The agreement continues EPA-WHO collaboration on a wide range of specific and crosscutting environment and health issues, particularly air pollution, water and sanitation, children’s health, and health risks due to climate change.
The updated agreement includes exciting new actions on crosscutting issues including infrastructure and environmental justice.
"I am proud to renew EPA’s commitment to working with the WHO to protect the public from the health risks of pollution," said EPA Administrator Michael S. Regan in a press release on Thursday.
"The United States is committed to working closely with WHO, a global leader in protecting human health for all, with a particular focus on addressing the needs of vulnerable and underserved communities. As we face new challenges from climate change and the COVID-19 pandemic, this collaboration with the WHO has never been more critical," Regan said.
The WHO estimates that 24% of all global deaths, and 28% of deaths among children under five, are linked to the environment, and people in low- and middle-income countries bear the greatest disease burden.
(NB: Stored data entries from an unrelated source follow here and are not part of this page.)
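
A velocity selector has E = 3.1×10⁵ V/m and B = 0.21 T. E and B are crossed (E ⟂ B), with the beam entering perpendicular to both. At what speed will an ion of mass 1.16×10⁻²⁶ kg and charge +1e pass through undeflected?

For undeflected motion the electric and magnetic forces balance: qE = qvB.
v = E/B = 3.1×10⁵/0.21 = 1.5×10⁶ m/s.

v = 1.5×10⁶ m/s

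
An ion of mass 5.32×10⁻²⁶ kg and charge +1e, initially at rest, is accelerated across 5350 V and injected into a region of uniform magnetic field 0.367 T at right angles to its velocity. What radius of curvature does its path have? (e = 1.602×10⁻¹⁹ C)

Acceleration: |q|V = ½mv² ⇒ v = √(2|q|V/m) = √(2·1.602×10⁻¹⁹·5350/5.32×10⁻²⁶) ≈ 1.795×10⁵ m/s.
In the field: r = mv/(|q|B) = (5.32×10⁻²⁶)(1.795×10⁵)/((1.602×10⁻¹⁹)(0.367)) ≈ 0.162 m.

r ≈ 0.162 m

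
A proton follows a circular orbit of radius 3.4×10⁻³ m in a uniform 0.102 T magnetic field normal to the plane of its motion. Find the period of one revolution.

The cyclotron period depends only on m, q, B: T = 2πm/(|q|B).
T = 2π(1.673×10⁻²⁷)/((1.602×10⁻¹⁹)(0.102)) ≈ 6.43×10⁻⁷ s.

T ≈ 6.43×10⁻⁷ s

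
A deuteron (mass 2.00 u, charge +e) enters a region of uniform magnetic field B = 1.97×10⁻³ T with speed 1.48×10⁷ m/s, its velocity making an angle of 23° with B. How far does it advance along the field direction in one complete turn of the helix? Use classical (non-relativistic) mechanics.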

"The COVID-19 pandemic has highlighted the intimate links between humans and our environment," said Dr Tedros Adhanom Ghebreyesus, WHO Director-General.
"Addressing those links is essential to prevent diseases, including future pandemics, to promote health, drive the global recovery and reduce health risks associated with climate change, especially for the most vulnerable. WHO looks forward to continuing its longstanding collaboration with US EPA, and to tapping EPA’s expertise to advance our mission to support countries in meeting the challenges of environmental health," he explained.
EPA and WHO have a long history of collaboration on the most pressing public health issues of our time.
Over three decades, this cooperation has included work on climate change, indoor and outdoor air quality, children’s environmental health, chemicals and toxics, water and sanitation, and quantifying the environmental burden of disease.
Over the next five years, EPA and WHO will focus on addressing the health impacts of climate change.
Ongoing efforts will address many environmental determents of health affected by climate change, including clean air and safe drinking water.